The Prince of Nothingwood
In a country where war is the never-ending state, Salim Shaheen conducts and films a life with blurred borders between fiction and reality, movie star and man of strong Islamic belief.
After years documenting the horrific events in Afghanistan, Sonia Kronlund embarks on a project to show the unseen artistic side of the nation in the form of its most famous director. Actor, singer, producer, Shaheen is quite a character, and not only in his films – of which he holds a record of 110 and counting. The pride and moral support for the people who initially could watch TV only illegally, Shaheen has an expanded ego and is quite a legend.
Often crouched on the theatre seats of Kabul, as a child he fed his mind with lots of Bollywood movies. Pictures were his only education, self-taught art he started to practise with friends. Through the Soviet occupation, the Taliban regime, and today’s attacks, Shaheen’s projects continue to be a spark of colour and fun for many.
Kitsch, Z movies with vague plots, the films produced by the little crew would make the high tech and special effects-saturated West’s industry laugh. But considered in their war-torn place of birth, they look more like little miracles – and this justifies the title Nothingwood: no equipment, no budget, no security, though these movies continue to inspire and give voice to people.
Except for two brief appearances, and Sonia Kronlund – who belongs to an absolutely different planet, being a director herself and a foreigner – the complete absence of women from the frame is unbelievably authentic. The brilliant Qurban Ali, an actor who plays the feminine roles, is the proof of one of the contradictions the regime – like all the authoritarian systems – suffers.

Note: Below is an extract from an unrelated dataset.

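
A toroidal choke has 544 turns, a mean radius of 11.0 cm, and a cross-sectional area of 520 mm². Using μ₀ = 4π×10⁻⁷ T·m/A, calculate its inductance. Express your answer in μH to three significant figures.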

The telling of the subjects’ traumatic stories to camera feels unforced; drifting from an expected sad tone, the laughs and cheerful air around them instead emerge naturally. The visuals alternate between clips of Shaheen’s grainy movies, old historical footage and modern images. Like many of the dialogues, they reinforce how much cinema is the only reason for living for this man.
Aiming to present the bright side of Afghanistan, The Prince of Nothingwood loses part of its effect in its slow pace, considering also the added difficulty of the subtitles for the translation. Punchier sequences and a less fragmented storyline would have let the visuals resonate much more.
The Prince of Nothingwood is released nationwide on 15th December 2017.